Students like Salazar would find themselves in deep academic holes with little motivation to get out.
"Getting suspended made me fall behind in class, so I would come and wouldn't know what's going on," Salazar said. "That would make me not want to come to class anymore."
In 2008, DPS adopted a new plan which included an aspect known as Restorative Justice. Ben Cairnes runs the Restorative Justice Program at North High School.
"Restorative Justice is actually not a program. It's a philosophy," Cairnes, North High School Restorative Justice coordinator, said.
The premise basically states that when students fight, instead of immediate suspensions, have them sit down and discuss the issues face-to-face.
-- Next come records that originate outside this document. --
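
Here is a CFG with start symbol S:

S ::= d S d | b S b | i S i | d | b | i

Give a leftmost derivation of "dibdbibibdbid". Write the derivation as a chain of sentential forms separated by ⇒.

S ⇒ dSd   [S ::= d S d]
dSd ⇒ diSid   [S ::= i S i]
diSid ⇒ dibSbid   [S ::= b S b]
dibSbid ⇒ dibdSdbid   [S ::= d S d]
dibdSdbid ⇒ dibdbSbdbid   [S ::= b S b]
dibdbSbdbid ⇒ dibdbiSibdbid   [S ::= i S i]
dibdbiSibdbid ⇒ dibdbibibdbid   [S ::= b]

S ⇒ dSd ⇒ diSid ⇒ dibSbid ⇒ dibdSdbid ⇒ dibdbSbdbid ⇒ dibdbiSibdbid ⇒ dibdbibibdbid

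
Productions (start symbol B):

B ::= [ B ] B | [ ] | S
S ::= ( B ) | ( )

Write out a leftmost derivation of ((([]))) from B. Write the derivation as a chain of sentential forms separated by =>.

B=>S=>(B)=>(S)=>((B))=>((S))=>(((B)))=>((([])))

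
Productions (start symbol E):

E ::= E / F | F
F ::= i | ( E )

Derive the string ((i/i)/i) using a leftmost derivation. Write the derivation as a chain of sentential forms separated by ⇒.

E ⇒ F ⇒ (E) ⇒ (E/F) ⇒ (F/F) ⇒ ((E)/F) ⇒ ((E/F)/F) ⇒ ((F/F)/F) ⇒ ((i/F)/F) ⇒ ((i/i)/F) ⇒ ((i/i)/i)

E ⇒ F   [E ::= F]
F ⇒ (E)   [F ::= ( E )]
(E) ⇒ (E/F)   [E ::= E / F]
(E/F) ⇒ (F/F)   [E ::= F]
(F/F) ⇒ ((E)/F)   [F ::= ( E )]
((E)/F) ⇒ ((E/F)/F)   [E ::= E / F]
((E/F)/F) ⇒ ((F/F)/F)   [E ::= F]
((F/F)/F) ⇒ ((i/F)/F)   [F ::= i]
((i/F)/F) ⇒ ((i/i)/F)   [F ::= i]
((i/i)/F) ⇒ ((i/i)/i)   [F ::= i]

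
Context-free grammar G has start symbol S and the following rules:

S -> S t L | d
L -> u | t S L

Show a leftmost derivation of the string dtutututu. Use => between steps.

S => StL => StLtL => StLtLtL => StLtLtLtL => dtLtLtLtL => dtutLtLtL => dtututLtL => dtutututL => dtutututu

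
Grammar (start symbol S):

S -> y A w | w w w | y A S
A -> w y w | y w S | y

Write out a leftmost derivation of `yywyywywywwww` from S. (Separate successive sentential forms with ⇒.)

S ⇒ yAw ⇒ yywSw ⇒ yywyAww ⇒ yywyywSww ⇒ yywyywyAwww ⇒ yywyywywywwww

S ⇒ yAw   [S -> y A w]
yAw ⇒ yywSw   [A -> y w S]
yywSw ⇒ yywyAww   [S -> y A w]
yywyAww ⇒ yywyywSww   [A -> y w S]
yywyywSww ⇒ yywyywyAwww   [S -> y A w]
yywyywyAwww ⇒ yywyywywywwww   [A -> w y w]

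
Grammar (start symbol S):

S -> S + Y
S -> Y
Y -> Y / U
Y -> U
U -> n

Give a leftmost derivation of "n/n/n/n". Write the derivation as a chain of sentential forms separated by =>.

S => Y   [S -> Y]
Y => Y/U   [Y -> Y / U]
Y/U => Y/U/U   [Y -> Y / U]
Y/U/U => Y/U/U/U   [Y -> Y / U]
Y/U/U/U => U/U/U/U   [Y -> U]
U/U/U/U => n/U/U/U   [U -> n]
n/U/U/U => n/n/U/U   [U -> n]
n/n/U/U => n/n/n/U   [U -> n]
n/n/n/U => n/n/n/n   [U -> n]

S=>Y=>Y/U=>Y/U/U=>Y/U/U/U=>U/U/U/U=>n/U/U/U=>n/n/U/U=>n/n/n/U=>n/n/n/n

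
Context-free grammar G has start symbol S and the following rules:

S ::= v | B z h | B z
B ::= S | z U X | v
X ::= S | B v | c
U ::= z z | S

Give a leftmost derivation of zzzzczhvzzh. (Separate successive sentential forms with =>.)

S=>Bzh=>zUXzh=>zSXzh=>zBzhXzh=>zzUXzhXzh=>zzzzXzhXzh=>zzzzczhXzh=>zzzzczhSzh=>zzzzczhBzzh=>zzzzczhvzzh

S => Bzh   [S ::= B z h]
Bzh => zUXzh   [B ::= z U X]
zUXzh => zSXzh   [U ::= S]
zSXzh => zBzhXzh   [S ::= B z h]
zBzhXzh => zzUXzhXzh   [B ::= z U X]
zzUXzhXzh => zzzzXzhXzh   [U ::= z z]
zzzzXzhXzh => zzzzczhXzh   [X ::= c]
zzzzczhXzh => zzzzczhSzh   [X ::= S]
zzzzczhSzh => zzzzczhBzzh   [S ::= B z]
zzzzczhBzzh => zzzzczhvzzh   [B ::= v]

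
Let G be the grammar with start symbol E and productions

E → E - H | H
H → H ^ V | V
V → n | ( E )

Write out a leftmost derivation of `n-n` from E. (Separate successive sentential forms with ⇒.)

E ⇒ E-H ⇒ H-H ⇒ V-H ⇒ n-H ⇒ n-V ⇒ n-n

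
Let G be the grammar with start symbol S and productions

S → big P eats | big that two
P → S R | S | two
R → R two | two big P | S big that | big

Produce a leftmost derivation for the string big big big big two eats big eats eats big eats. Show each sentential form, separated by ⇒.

S ⇒ big P eats   [S → big P eats]
big P eats ⇒ big S R eats   [P → S R]
big S R eats ⇒ big big P eats R eats   [S → big P eats]
big big P eats R eats ⇒ big big S eats R eats   [P → S]
big big S eats R eats ⇒ big big big P eats eats R eats   [S → big P eats]
big big big P eats eats R eats ⇒ big big big S R eats eats R eats   [P → S R]
big big big S R eats eats R eats ⇒ big big big big P eats R eats eats R eats   [S → big P eats]
big big big big P eats R eats eats R eats ⇒ big big big big two eats R eats eats R eats   [P → two]
big big big big two eats R eats eats R eats ⇒ big big big big two eats big eats eats R eats   [R → big]
big big big big two eats big eats eats R eats ⇒ big big big big two eats big eats eats big eats   [R → big]

S ⇒ big P eats ⇒ big S R eats ⇒ big big P eats R eats ⇒ big big S eats R eats ⇒ big big big P eats eats R eats ⇒ big big big S R eats eats R eats ⇒ big big big big P eats R eats eats R eats ⇒ big big big big two eats R eats eats R eats ⇒ big big big big two eats big eats eats R eats ⇒ big big big big two eats big eats eats big eats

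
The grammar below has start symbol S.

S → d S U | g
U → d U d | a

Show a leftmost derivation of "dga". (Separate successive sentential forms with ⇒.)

S ⇒ dSU   [S → d S U]
dSU ⇒ dgU   [S → g]
dgU ⇒ dga   [U → a]

S ⇒ dSU ⇒ dgU ⇒ dga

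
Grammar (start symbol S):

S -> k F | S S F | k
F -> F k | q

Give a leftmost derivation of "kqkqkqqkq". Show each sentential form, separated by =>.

S => SSF   [S -> S S F]
SSF => SSFSF   [S -> S S F]
SSFSF => kFSFSF   [S -> k F]
kFSFSF => kqSFSF   [F -> q]
kqSFSF => kqSSFFSF   [S -> S S F]
kqSSFFSF => kqkFSFFSF   [S -> k F]
kqkFSFFSF => kqkqSFFSF   [F -> q]
kqkqSFFSF => kqkqkFFSF   [S -> k]
kqkqkFFSF => kqkqkqFSF   [F -> q]
kqkqkqFSF => kqkqkqqSF   [F -> q]
kqkqkqqSF => kqkqkqqkF   [S -> k]
kqkqkqqkF => kqkqkqqkq   [F -> q]

S=>SSF=>SSFSF=>kFSFSF=>kqSFSF=>kqSSFFSF=>kqkFSFFSF=>kqkqSFFSF=>kqkqkFFSF=>kqkqkqFSF=>kqkqkqqSF=>kqkqkqqkF=>kqkqkqqkq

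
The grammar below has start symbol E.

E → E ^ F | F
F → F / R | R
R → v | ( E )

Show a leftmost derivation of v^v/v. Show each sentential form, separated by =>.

E=>E^F=>F^F=>R^F=>v^F=>v^F/R=>v^R/R=>v^v/R=>v^v/v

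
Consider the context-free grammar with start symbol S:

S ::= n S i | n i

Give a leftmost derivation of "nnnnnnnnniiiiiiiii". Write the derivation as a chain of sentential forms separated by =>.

S=>nSi=>nnSii=>nnnSiii=>nnnnSiiii=>nnnnnSiiiii=>nnnnnnSiiiiii=>nnnnnnnSiiiiiii=>nnnnnnnnSiiiiiiii=>nnnnnnnnniiiiiiiii

S => nSi   [S ::= n S i]
nSi => nnSii   [S ::= n S i]
nnSii => nnnSiii   [S ::= n S i]
nnnSiii => nnnnSiiii   [S ::= n S i]
nnnnSiiii => nnnnnSiiiii   [S ::= n S i]
nnnnnSiiiii => nnnnnnSiiiiii   [S ::= n S i]
nnnnnnSiiiiii => nnnnnnnSiiiiiii   [S ::= n S i]
nnnnnnnSiiiiiii => nnnnnnnnSiiiiiiii   [S ::= n S i]
nnnnnnnnSiiiiiiii => nnnnnnnnniiiiiiiii   [S ::= n i]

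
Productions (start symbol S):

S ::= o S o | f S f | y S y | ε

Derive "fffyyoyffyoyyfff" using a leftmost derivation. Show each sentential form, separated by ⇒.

S ⇒ fSf ⇒ ffSff ⇒ fffSfff ⇒ fffySyfff ⇒ fffyySyyfff ⇒ fffyyoSoyyfff ⇒ fffyyoySyoyyfff ⇒ fffyyoyfSfyoyyfff ⇒ fffyyoyffyoyyfff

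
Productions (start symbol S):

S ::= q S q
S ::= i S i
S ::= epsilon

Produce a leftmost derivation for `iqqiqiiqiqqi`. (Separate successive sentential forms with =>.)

S => iSi => iqSqi => iqqSqqi => iqqiSiqqi => iqqiqSqiqqi => iqqiqiSiqiqqi => iqqiqiiqiqqi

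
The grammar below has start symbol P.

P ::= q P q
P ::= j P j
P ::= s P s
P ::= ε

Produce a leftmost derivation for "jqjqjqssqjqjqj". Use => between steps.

P => jPj => jqPqj => jqjPjqj => jqjqPqjqj => jqjqjPjqjqj => jqjqjqPqjqjqj => jqjqjqsPsqjqjqj => jqjqjqssqjqjqj

P => jPj   [P ::= j P j]
jPj => jqPqj   [P ::= q P q]
jqPqj => jqjPjqj   [P ::= j P j]
jqjPjqj => jqjqPqjqj   [P ::= q P q]
jqjqPqjqj => jqjqjPjqjqj   [P ::= j P j]
jqjqjPjqjqj => jqjqjqPqjqjqj   [P ::= q P q]
jqjqjqPqjqjqj => jqjqjqsPsqjqjqj   [P ::= s P s]
jqjqjqsPsqjqjqj => jqjqjqssqjqjqj   [P ::= ε]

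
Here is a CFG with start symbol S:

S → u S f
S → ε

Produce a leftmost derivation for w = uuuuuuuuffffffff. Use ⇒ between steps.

S ⇒ uSf   [S → u S f]
uSf ⇒ uuSff   [S → u S f]
uuSff ⇒ uuuSfff   [S → u S f]
uuuSfff ⇒ uuuuSffff   [S → u S f]
uuuuSffff ⇒ uuuuuSfffff   [S → u S f]
uuuuuSfffff ⇒ uuuuuuSffffff   [S → u S f]
uuuuuuSffffff ⇒ uuuuuuuSfffffff   [S → u S f]
uuuuuuuSfffffff ⇒ uuuuuuuuSffffffff   [S → u S f]
uuuuuuuuSffffffff ⇒ uuuuuuuuffffffff   [S → ε]

S ⇒ uSf ⇒ uuSff ⇒ uuuSfff ⇒ uuuuSffff ⇒ uuuuuSfffff ⇒ uuuuuuSffffff ⇒ uuuuuuuSfffffff ⇒ uuuuuuuuSffffffff ⇒ uuuuuuuuffffffff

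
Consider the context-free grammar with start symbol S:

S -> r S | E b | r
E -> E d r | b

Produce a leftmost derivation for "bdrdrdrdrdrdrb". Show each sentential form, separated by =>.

S => Eb   [S -> E b]
Eb => Edrb   [E -> E d r]
Edrb => Edrdrb   [E -> E d r]
Edrdrb => Edrdrdrb   [E -> E d r]
Edrdrdrb => Edrdrdrdrb   [E -> E d r]
Edrdrdrdrb => Edrdrdrdrdrb   [E -> E d r]
Edrdrdrdrdrb => Edrdrdrdrdrdrb   [E -> E d r]
Edrdrdrdrdrdrb => bdrdrdrdrdrdrb   [E -> b]

S => Eb => Edrb => Edrdrb => Edrdrdrb => Edrdrdrdrb => Edrdrdrdrdrb => Edrdrdrdrdrdrb => bdrdrdrdrdrdrb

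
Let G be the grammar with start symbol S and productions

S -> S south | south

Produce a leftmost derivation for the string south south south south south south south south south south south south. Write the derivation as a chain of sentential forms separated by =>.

S => S south => S south south => S south south south => S south south south south => S south south south south south => S south south south south south south => S south south south south south south south => S south south south south south south south south => S south south south south south south south south south => S south south south south south south south south south south => S south south south south south south south south south south south => south south south south south south south south south south south south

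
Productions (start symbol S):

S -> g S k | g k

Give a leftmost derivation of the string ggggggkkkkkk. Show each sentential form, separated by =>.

S=>gSk=>ggSkk=>gggSkkk=>ggggSkkkk=>gggggSkkkkk=>ggggggkkkkkk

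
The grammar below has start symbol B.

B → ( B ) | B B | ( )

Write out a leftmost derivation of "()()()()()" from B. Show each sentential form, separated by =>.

B=>BB=>()B=>()BB=>()()B=>()()BB=>()()BBB=>()()()BB=>()()()()B=>()()()()()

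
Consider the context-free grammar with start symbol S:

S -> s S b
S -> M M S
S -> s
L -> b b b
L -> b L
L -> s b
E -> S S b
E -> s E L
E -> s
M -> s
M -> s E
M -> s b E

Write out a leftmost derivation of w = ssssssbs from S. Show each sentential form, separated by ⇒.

S ⇒ MMS ⇒ sMS ⇒ ssES ⇒ ssSSbS ⇒ ssMMSSbS ⇒ sssMSSbS ⇒ ssssSSbS ⇒ sssssSbS ⇒ ssssssbS ⇒ ssssssbs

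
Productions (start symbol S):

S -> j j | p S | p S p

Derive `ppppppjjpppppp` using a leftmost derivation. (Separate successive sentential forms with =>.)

S => pSp => ppSpp => pppSppp => ppppSpppp => pppppSppppp => ppppppSpppppp => ppppppjjpppppp

S => pSp   [S -> p S p]
pSp => ppSpp   [S -> p S p]
ppSpp => pppSppp   [S -> p S p]
pppSppp => ppppSpppp   [S -> p S p]
ppppSpppp => pppppSppppp   [S -> p S p]
pppppSppppp => ppppppSpppppp   [S -> p S p]
ppppppSpppppp => ppppppjjpppppp   [S -> j j]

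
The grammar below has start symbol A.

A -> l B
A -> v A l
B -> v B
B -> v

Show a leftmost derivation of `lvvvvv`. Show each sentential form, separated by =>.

A=>lB=>lvB=>lvvB=>lvvvB=>lvvvvB=>lvvvvv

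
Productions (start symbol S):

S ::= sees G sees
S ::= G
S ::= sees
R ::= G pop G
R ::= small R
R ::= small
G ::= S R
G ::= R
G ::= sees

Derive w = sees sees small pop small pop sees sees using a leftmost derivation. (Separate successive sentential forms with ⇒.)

S ⇒ sees G sees ⇒ sees R sees ⇒ sees G pop G sees ⇒ sees R pop G sees ⇒ sees G pop G pop G sees ⇒ sees S R pop G pop G sees ⇒ sees sees R pop G pop G sees ⇒ sees sees small pop G pop G sees ⇒ sees sees small pop R pop G sees ⇒ sees sees small pop small pop G sees ⇒ sees sees small pop small pop sees sees

S ⇒ sees G sees   [S ::= sees G sees]
sees G sees ⇒ sees R sees   [G ::= R]
sees R sees ⇒ sees G pop G sees   [R ::= G pop G]
sees G pop G sees ⇒ sees R pop G sees   [G ::= R]
sees R pop G sees ⇒ sees G pop G pop G sees   [R ::= G pop G]
sees G pop G pop G sees ⇒ sees S R pop G pop G sees   [G ::= S R]
sees S R pop G pop G sees ⇒ sees sees R pop G pop G sees   [S ::= sees]
sees sees R pop G pop G sees ⇒ sees sees small pop G pop G sees   [R ::= small]
sees sees small pop G pop G sees ⇒ sees sees small pop R pop G sees   [G ::= R]
sees sees small pop R pop G sees ⇒ sees sees small pop small pop G sees   [R ::= small]
sees sees small pop small pop G sees ⇒ sees sees small pop small pop sees sees   [G ::= sees]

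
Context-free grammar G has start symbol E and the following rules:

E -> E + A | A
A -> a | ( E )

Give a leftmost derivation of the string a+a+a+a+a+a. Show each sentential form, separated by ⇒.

E⇒E+A⇒E+A+A⇒E+A+A+A⇒E+A+A+A+A⇒E+A+A+A+A+A⇒A+A+A+A+A+A⇒a+A+A+A+A+A⇒a+a+A+A+A+A⇒a+a+a+A+A+A⇒a+a+a+a+A+A⇒a+a+a+a+a+A⇒a+a+a+a+a+a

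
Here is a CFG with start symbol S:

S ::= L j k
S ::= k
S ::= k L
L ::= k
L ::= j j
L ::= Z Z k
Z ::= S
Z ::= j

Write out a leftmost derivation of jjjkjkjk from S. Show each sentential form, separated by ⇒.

S ⇒ Ljk ⇒ ZZkjk ⇒ SZkjk ⇒ LjkZkjk ⇒ jjjkZkjk ⇒ jjjkjkjk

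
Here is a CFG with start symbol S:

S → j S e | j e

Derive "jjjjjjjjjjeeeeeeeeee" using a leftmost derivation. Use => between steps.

S=>jSe=>jjSee=>jjjSeee=>jjjjSeeee=>jjjjjSeeeee=>jjjjjjSeeeeee=>jjjjjjjSeeeeeee=>jjjjjjjjSeeeeeeee=>jjjjjjjjjSeeeeeeeee=>jjjjjjjjjjeeeeeeeeee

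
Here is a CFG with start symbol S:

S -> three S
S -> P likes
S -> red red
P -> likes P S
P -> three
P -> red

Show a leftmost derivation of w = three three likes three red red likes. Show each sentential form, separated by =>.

S => three S   [S -> three S]
three S => three three S   [S -> three S]
three three S => three three P likes   [S -> P likes]
three three P likes => three three likes P S likes   [P -> likes P S]
three three likes P S likes => three three likes three S likes   [P -> three]
three three likes three S likes => three three likes three red red likes   [S -> red red]

S => three S => three three S => three three P likes => three three likes P S likes => three three likes three S likes => three three likes three red red likes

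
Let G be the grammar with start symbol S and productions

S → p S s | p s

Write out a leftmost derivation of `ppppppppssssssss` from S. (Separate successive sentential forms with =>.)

S=>pSs=>ppSss=>pppSsss=>ppppSssss=>pppppSsssss=>ppppppSssssss=>pppppppSsssssss=>ppppppppssssssss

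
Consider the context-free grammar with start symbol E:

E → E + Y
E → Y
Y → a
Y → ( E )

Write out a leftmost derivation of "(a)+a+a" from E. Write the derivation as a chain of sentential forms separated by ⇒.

E ⇒ E+Y   [E → E + Y]
E+Y ⇒ E+Y+Y   [E → E + Y]
E+Y+Y ⇒ Y+Y+Y   [E → Y]
Y+Y+Y ⇒ (E)+Y+Y   [Y → ( E )]
(E)+Y+Y ⇒ (Y)+Y+Y   [E → Y]
(Y)+Y+Y ⇒ (a)+Y+Y   [Y → a]
(a)+Y+Y ⇒ (a)+a+Y   [Y → a]
(a)+a+Y ⇒ (a)+a+a   [Y → a]

E⇒E+Y⇒E+Y+Y⇒Y+Y+Y⇒(E)+Y+Y⇒(Y)+Y+Y⇒(a)+Y+Y⇒(a)+a+Y⇒(a)+a+a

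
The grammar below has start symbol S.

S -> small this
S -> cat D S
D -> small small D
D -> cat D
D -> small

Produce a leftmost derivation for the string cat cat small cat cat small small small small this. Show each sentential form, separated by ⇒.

S ⇒ cat D S   [S -> cat D S]
cat D S ⇒ cat cat D S   [D -> cat D]
cat cat D S ⇒ cat cat small S   [D -> small]
cat cat small S ⇒ cat cat small cat D S   [S -> cat D S]
cat cat small cat D S ⇒ cat cat small cat cat D S   [D -> cat D]
cat cat small cat cat D S ⇒ cat cat small cat cat small small D S   [D -> small small D]
cat cat small cat cat small small D S ⇒ cat cat small cat cat small small small S   [D -> small]
cat cat small cat cat small small small S ⇒ cat cat small cat cat small small small small this   [S -> small this]

S ⇒ cat D S ⇒ cat cat D S ⇒ cat cat small S ⇒ cat cat small cat D S ⇒ cat cat small cat cat D S ⇒ cat cat small cat cat small small D S ⇒ cat cat small cat cat small small small S ⇒ cat cat small cat cat small small small small this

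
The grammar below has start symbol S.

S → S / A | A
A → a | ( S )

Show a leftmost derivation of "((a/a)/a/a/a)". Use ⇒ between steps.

S ⇒ A   [S → A]
A ⇒ (S)   [A → ( S )]
(S) ⇒ (S/A)   [S → S / A]
(S/A) ⇒ (S/A/A)   [S → S / A]
(S/A/A) ⇒ (S/A/A/A)   [S → S / A]
(S/A/A/A) ⇒ (A/A/A/A)   [S → A]
(A/A/A/A) ⇒ ((S)/A/A/A)   [A → ( S )]
((S)/A/A/A) ⇒ ((S/A)/A/A/A)   [S → S / A]
((S/A)/A/A/A) ⇒ ((A/A)/A/A/A)   [S → A]
((A/A)/A/A/A) ⇒ ((a/A)/A/A/A)   [A → a]
((a/A)/A/A/A) ⇒ ((a/a)/A/A/A)   [A → a]
((a/a)/A/A/A) ⇒ ((a/a)/a/A/A)   [A → a]
((a/a)/a/A/A) ⇒ ((a/a)/a/a/A)   [A → a]
((a/a)/a/a/A) ⇒ ((a/a)/a/a/a)   [A → a]

S⇒A⇒(S)⇒(S/A)⇒(S/A/A)⇒(S/A/A/A)⇒(A/A/A/A)⇒((S)/A/A/A)⇒((S/A)/A/A/A)⇒((A/A)/A/A/A)⇒((a/A)/A/A/A)⇒((a/a)/A/A/A)⇒((a/a)/a/A/A)⇒((a/a)/a/a/A)⇒((a/a)/a/a/a)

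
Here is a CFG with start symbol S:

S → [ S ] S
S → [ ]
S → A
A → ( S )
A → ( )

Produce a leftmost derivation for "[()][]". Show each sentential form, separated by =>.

S => [S]S => [A]S => [()]S => [()][]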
They go over a series of questions with Cairnes as the mediator. Then, they come up with contract that spells out a way towards working the differences out.
Restorative Justice is completely voluntary. If a student does not want to participate, then a suspension may be handed out under the guidelines of district discipline policy.
Cairnes says it is about teaching students to respect each other, see different perspectives, and soothe animosity before it blossoms into something bigger.
"It's hard. It's really hard. But there's no better time to work on controlling your anger than when you're actually angry," Cairnes said.
He says at North High School, it is stopping fights before they start. Cairnes says over the past several years the number of fights has gone down about 80 percent and even the few that have occurred this year have been minor.
"Ultimately, we've gone from being a school really known for lots of fighting to a school that has virtually no issue with it," Cairnes said.
Since Restorative Justice has been an option in DPS, statistics show the number of black and Hispanic students being suspended has gone down. In total, the district has had 6,000 fewer suspensions over the same timeframe in the preceding years.
And Nunez says that is happening only with the 17 schools that are practicing Restorative Justice regularly.
"We will continue to raise to the district the need for this to be implemented more uniformly," Nunez said.
Antwan Wilson is the executive director of post-secondary readiness for the Denver Public Schools. Wilson says he is not sure if Restorative Justice will ever be implemented uniformly around the district - by design.
"In terms of saying that all of them are going to do it the same way? No, because that's not what we want because the students are different," Wilson said. "Part of that policy involves changing in culture and you know, change in culture takes time."
He says schools will implement the discipline ladder uniformly meaning punishments will be doled out equally for equal crimes when warranted. He says each school must develop its own form of Restorative Justice which makes sense for its student population.
"It's really more agreeing on principles and key components of the program," Wilson said.
While it's not the complete solution, Wilson says Restorative Justice is addressing racial disparities in suspensions.
"It's a big part of it. It puts us in a position to solve the problem," Wilson said.
Wilson says it is keeping students like Salazar in school. He says it is teaching them communications skills and how to compromise. It's teaching them how to talk the talk instead of walk the walk.
Salazar now plans on attending college next year.
"I didn't think I was going to make it to my junior year and here I am in my senior year," Salazar said. "I could've been in a lot of trouble if [Restorative Justice] wasn't here."